The Gun That Changed The World, by Mikhail Kalashnikov – with Elena Joly

Perhaps morbidly, I remain fascinated with the eastern aspect of Europe’s WWII, and with its later repercussions. That fascination led me to yet another memoir, that of Mikhail Kalashnikov, inventor and developer of the famous (or infamous – you decide) AK 47 assault rifle.
As with most memoirs of this kind I’ve read in the past few years, this one takes on the tone of oral history – a rambling reflection, repetitious at times, that eschews a dramatic telling for casual, gently led conversation. Apparently strong willed and deeply defensive regarding his reputation, he insisted that Ms. Joly remain true to his oral telling in her translation into English.
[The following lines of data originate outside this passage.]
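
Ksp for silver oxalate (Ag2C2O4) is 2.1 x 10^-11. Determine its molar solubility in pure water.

Ag2C2O4(s) <=> 2 Ag^+ + C2O4^2-
Ksp = [Ag^+]^2[C2O4^2-]
With molar solubility s: [Ag^+] = 2s, [C2O4^2-] = s.
Ksp = (2s)^2s = 4s^3
Solving, s = (2.1 x 10^-11/4)^(1/3) = 1.7 × 10^-4 M

s = 1.7 × 10^-4 M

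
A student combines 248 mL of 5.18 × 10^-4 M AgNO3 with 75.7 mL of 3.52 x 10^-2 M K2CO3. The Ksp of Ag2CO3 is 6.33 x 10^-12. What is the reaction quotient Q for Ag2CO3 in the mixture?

Total volume = 248 + 75.7 = 323.7 mL.
[Ag^+] = 5.18 x 10^-4 × (248/323.7) = 3.969 x 10^-4 M
[CO3^2-] = 3.52 × 10^-2 × (75.7/323.7) = 8.232 × 10^-3 M
Ag2CO3(s) <=> 2 Ag^+(aq) + CO3^2-(aq), so Q = [Ag^+]^2[CO3^2-]
Q = (3.969 × 10^-4)^2(8.232 × 10^-3) = 1.30 × 10^-9
Q > Ksp, so Ag2CO3 will precipitate.

Q = 1.30 × 10^-9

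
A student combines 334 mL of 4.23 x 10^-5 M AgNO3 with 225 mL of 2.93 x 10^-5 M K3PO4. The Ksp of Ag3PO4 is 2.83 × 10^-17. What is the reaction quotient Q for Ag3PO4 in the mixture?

Total volume = 334 + 225 = 559 mL.
[Ag^+] = 4.23 × 10^-5 × (334/559) = 2.527 × 10^-5 M
[PO4^3-] = 2.93 × 10^-5 × (225/559) = 1.179 x 10^-5 M
Ag3PO4(s) ⇌ 3 Ag^+(aq) + PO4^3-(aq), so Q = [Ag^+]^3[PO4^3-]
Q = (2.527 × 10^-5)^3(1.179 × 10^-5) = 1.90 × 10^-19
Q < Ksp, so no precipitate of Ag3PO4 forms.

Q ≈ 1.90 × 10^-19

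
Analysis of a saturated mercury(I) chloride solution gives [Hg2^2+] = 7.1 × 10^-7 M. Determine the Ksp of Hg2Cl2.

Ksp = 1.4e-18

Hg2Cl2(s) ⇌ Hg2^2+ + 2 Cl^-
Stoichiometry gives [Cl^-] = (2/1)[Hg2^2+] = 1.42 × 10^-6 M.
Ksp = [Hg2^2+][Cl^-]^2
Ksp = 7.1 × 10^-7 × (1.42 × 10^-6)^2 = 1.4 × 10^-18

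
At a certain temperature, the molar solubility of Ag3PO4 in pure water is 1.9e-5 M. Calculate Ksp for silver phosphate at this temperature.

Ag3PO4(s) ⇌ 3 Ag^+ + PO4^3-
For each mole of Ag3PO4 that dissolves: [Ag^+] = 3s, [PO4^3-] = s.
Ksp = [Ag^+]^3[PO4^3-]
Ksp = (3s)^3s = 27s^4
With s = 1.9 × 10^-5: Ksp = 3.5 × 10^-18

Ksp = 3.5 x 10^-18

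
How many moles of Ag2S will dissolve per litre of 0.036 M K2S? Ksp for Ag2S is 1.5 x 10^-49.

Ag2S(s) ⇌ 2 Ag^+(aq) + S^2-(aq)
Ksp = [Ag^+]^2[S^2-]
If s mol/L dissolves here, [Ag^+] = 2s, [S^2-] = 0.036 + s ≈ 0.036 (common-ion effect: S^2- is already 0.036 M).
Ksp ≈ (2s)^2 × 0.036
s = 1.0 × 10^-24 M
Check: s = 1.0 × 10^-24 ≪ 0.036, so the approximation is valid.

1.0 x 10^-24 M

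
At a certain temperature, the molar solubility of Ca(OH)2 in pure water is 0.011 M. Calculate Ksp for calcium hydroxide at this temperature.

Ksp = 5.3e-6

Ca(OH)2(s) ⇌ Ca^2+ + 2 OH^-
If s mol/L of Ca(OH)2 dissolves, [Ca^2+] = s and [OH^-] = 2s.
Ksp = [Ca^2+][OH^-]^2
Ksp = s(2s)^2 = 4s^3
Ksp = 4 × (1.1 × 10^-2)^3 = 5.3 × 10^-6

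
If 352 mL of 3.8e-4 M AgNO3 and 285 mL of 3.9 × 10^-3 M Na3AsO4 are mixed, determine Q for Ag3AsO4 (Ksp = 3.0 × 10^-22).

Total volume = 352 + 285 = 637 mL.
[Ag^+] = 3.8 × 10^-4 × (352/637) = 2.10 × 10^-4 M
[AsO4^3-] = 3.9 × 10^-3 × (285/637) = 1.74 × 10^-3 M
Ag3AsO4(s) ⇌ 3 Ag^+(aq) + AsO4^3-(aq), so Q = [Ag^+]^3[AsO4^3-]
Q = (2.10 × 10^-4)^3(1.74 × 10^-3) = 1.6 × 10^-14
Q > Ksp, so Ag3AsO4 will precipitate.

Q = 1.6 × 10^-14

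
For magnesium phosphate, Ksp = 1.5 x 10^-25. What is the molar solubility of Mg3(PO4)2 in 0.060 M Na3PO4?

Mg3(PO4)2(s) ⇌ 3 Mg^2+(aq) + 2 PO4^3-(aq)
Ksp = [Mg^2+]^3[PO4^3-]^2
Let s be the molar solubility in this solution. [Mg^2+] = 3s, [PO4^3-] = 0.060 + 2s ≈ 0.060 (since PO4^3- from Na3PO4 dominates).
Ksp ≈ (3s)^3 × (0.060)^2
s = 1.2 × 10^-8 M
Check: 2s = 2.3 × 10^-8 ≪ 0.060, so the approximation is valid.

s ≈ 1.2 × 10^-8 M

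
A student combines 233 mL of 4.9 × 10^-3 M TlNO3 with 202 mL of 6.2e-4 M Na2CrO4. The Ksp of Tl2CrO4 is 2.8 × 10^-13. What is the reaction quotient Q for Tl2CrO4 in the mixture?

Total volume = 233 + 202 = 435 mL.
[Tl^+] = 4.9 x 10^-3 × (233/435) = 2.62 × 10^-3 M
[CrO4^2-] = 6.2 × 10^-4 × (202/435) = 2.88 × 10^-4 M
Tl2CrO4(s) <=> 2 Tl^+ + CrO4^2-, so Q = [Tl^+]^2[CrO4^2-]
Q = (2.62 x 10^-3)^2(2.88 × 10^-4) = 2.0 × 10^-9
Q > Ksp, so Tl2CrO4 will precipitate.

Q = 2.0 × 10^-9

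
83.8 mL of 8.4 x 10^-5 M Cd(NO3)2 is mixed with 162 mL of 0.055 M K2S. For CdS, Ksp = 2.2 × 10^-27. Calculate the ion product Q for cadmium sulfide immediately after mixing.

Total volume = 83.8 + 162 = 245.8 mL.
[Cd^2+] = 8.4 × 10^-5 × (83.8/245.8) = 2.86 x 10^-5 M
[S^2-] = 5.5 x 10^-2 × (162/245.8) = 3.62 × 10^-2 M
CdS(s) ⇌ Cd^2+(aq) + S^2-(aq), so Q = [Cd^2+][S^2-]
Q = (2.86 × 10^-5)(3.62 x 10^-2) = 1.0 x 10^-6
Q > Ksp, so CdS will precipitate.

Q = 1.0 x 10^-6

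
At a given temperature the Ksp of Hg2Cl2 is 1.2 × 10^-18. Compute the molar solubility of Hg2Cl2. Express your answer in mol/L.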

Kalashnikov’s personality, as with that of other Russian memoirists I’ve read, is ebullient, prone to talk as a celebration of past events. He, one of the world’s premier arms inventors and a generally inveterate inventor in general, sought to develop his gun during WWII to combat Germans. Soviet bureaucracy, which has always moved at a glacial pace, saw the gun’s benefits. As one might expect, they didn’t allow production until after the war.
Kalashnikov, true to many of the poor in the newly formed USSR during its first years, suffered privations. His family was sent to a gulag early in Mikhail’s life. He escaped and lived until glasnost with that life secret concealed. He lost his wife and a daughter early on. Still he lives his life, as he says it, as a “bon vivant,” still working, hunting, fishing, and socializing into his middle eighties.
As with so many Soviet citizens, he still idolizes Stalin, holding his successors in contempt. He derides the lack of work ethic in young Russians, laments the Union’s fragmenting, and the social divisiveness in a nation he once saw as the most egalitarian in the world. While Kalashnikov seems duly proud of helping his nation defend itself, he seems embarrassed at the way the AK series of guns has been used by terrorists worldwide. Still, he seems able to compartmentalize his role in the gun’s use and feels no personal conflict.
Clearly a deeply flawed man, his story gushes with life and positivism about life – and that alone makes it a worthwhile read.